Gourd Banjers & Other Commercial Endeavors



I put this booklet together back in 1979. The cover design is taken from Ananias Davisson’s 1816 shape note hymnal, the Kentucky Harmony (a little inside reference). The back cover was deliberately left blank. I originally planned to send a copy of the book to the Western White House, expecting to get a bland form letter thanking me for my gift, etc. Then, in the style of Don Novello’s Laszlo Toth letters, I could print this on the back cover. I sent the book but received nary a response: end of plan. Perhaps somewhere in the archives of the Nixon Library reposes a copy of this little book. Unless someone took it home. (Out of Print. Limited quantities: $20).


This style of knife originated among Basque tobacco workers in southern France. The blade is the traditional yatagan shape of Mediterranean knives. Decorative studs make it more secure in the hand and the back of the blade has fancy file work. I form these knives on the basic Opinel which was developed in 1890. It has a distinctive collar which turns to lock the blade in place. The wood is beautifully-grained Mediterranean olive. Ask if you want walnut, beech or oak. Each knife is unique, practical and stylish, light yet sturdy, perfect for picnic or everyday use.
Two sizes: (3 1/2″ closed: $35)(4 1/2″ closed: $40)

Bolo Ties

I made a number of bolo ties from antique 19th century belt buckles from Bolivia. They are probably coin silver and definitely one of a kind. I doubt I’ll find any more. I braided the ties from a beautiful brown kangaroo leather with knotted ends. I never had much interest in bolo ties until I made these, now I wear mine everywhere. I have just two left. Ca.2 1/2″ high. ($80)

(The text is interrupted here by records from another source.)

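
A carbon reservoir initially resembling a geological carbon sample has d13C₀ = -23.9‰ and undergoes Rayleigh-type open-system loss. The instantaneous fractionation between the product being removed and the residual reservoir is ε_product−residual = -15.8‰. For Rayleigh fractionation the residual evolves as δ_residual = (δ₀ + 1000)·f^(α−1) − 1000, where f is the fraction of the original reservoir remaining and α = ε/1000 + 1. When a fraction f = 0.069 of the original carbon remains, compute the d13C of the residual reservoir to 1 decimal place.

18.2‰

Rayleigh residual: δ_res = (δ₀ + 1000)·f^(α−1) − 1000
α = ε/1000 + 1 = 0.98420, so α − 1 = -0.01580
f^(α−1) = 0.069^(-0.01580) = 1.043149
δ_res = (-23.9 + 1000) × 1.043149 − 1000 = 1018.217 − 1000 = 18.22‰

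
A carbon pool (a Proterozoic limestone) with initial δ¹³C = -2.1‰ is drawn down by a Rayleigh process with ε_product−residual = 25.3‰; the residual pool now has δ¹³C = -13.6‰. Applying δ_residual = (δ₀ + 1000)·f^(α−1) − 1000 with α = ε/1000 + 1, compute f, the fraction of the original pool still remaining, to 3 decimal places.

0.632

α − 1 = ε/1000 = 0.0253
(δ_res + 1000)/(δ₀ + 1000) = (-13.6 + 1000)/(-2.1 + 1000) = 986.4/997.9 = 0.988476
f = 0.988476^(1/0.0253) = exp(ln(0.988476)/0.0253) = exp(-0.01159/0.0253)
f = exp(-0.4581) = 0.6325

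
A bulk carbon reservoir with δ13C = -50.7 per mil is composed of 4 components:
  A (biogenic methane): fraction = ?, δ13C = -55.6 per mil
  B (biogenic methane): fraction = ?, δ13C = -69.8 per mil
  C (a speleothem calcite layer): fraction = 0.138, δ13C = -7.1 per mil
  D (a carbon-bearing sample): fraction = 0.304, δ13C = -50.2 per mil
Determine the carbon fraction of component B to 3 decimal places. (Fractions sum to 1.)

0.242

Let f_B and f_A be the unknown fractions; fractions sum to 1 so f_B + f_A = 0.558.
Mass balance: Σ fᵢ·δᵢ = δ_bulk ⇒ f_B·(-69.8) + f_A·(-55.6) = -50.7 − (-16.241) = -34.459
Substitute f_A = 0.558 − f_B:
f_B·(-69.8 − -55.6) = -34.459 − 0.558×(-55.6) = -3.435
f_B = -3.435 / -14.2 = 0.2419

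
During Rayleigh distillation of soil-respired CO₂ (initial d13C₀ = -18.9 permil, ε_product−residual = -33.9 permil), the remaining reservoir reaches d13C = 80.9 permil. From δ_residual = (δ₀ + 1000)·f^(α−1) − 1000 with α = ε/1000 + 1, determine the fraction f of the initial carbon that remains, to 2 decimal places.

0.06

α − 1 = ε/1000 = -0.0339
(δ_res + 1000)/(δ₀ + 1000) = (80.9 + 1000)/(-18.9 + 1000) = 1080.9/981.1 = 1.101723
f = 1.101723^(1/-0.0339) = exp(ln(1.101723)/-0.0339) = exp(0.09687/-0.0339)
f = exp(-2.8577) = 0.0574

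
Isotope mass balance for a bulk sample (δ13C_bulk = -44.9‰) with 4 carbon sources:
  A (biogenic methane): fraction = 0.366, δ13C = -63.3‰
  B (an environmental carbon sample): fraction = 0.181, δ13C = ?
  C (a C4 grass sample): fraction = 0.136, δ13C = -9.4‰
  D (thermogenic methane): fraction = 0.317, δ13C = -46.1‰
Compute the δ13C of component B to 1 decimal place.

-32.3‰

Isotope mass balance: δ_bulk = Σ fᵢ·δᵢ.
-44.9 = 0.366×(-63.3) + 0.181×δ_B + 0.136×(-9.4) + 0.317×(-46.1)
0.181·δ_B = -44.9 − (-39.060) = -5.840
δ_B = -5.840 / 0.181 = -32.27‰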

I make gourd banjers in several styles, all based on my understanding of the earliest integration of African ideas with European techniques. None is patterned after a known instrument but all are within the range of possibilities of the late 18th, early 19th century. Each instrument is unique, taking into account the individual gourd and piece of wood used for the neck. There is no fingerboard. Each gourd is burned with a traditional West African calabash design. ($450-500).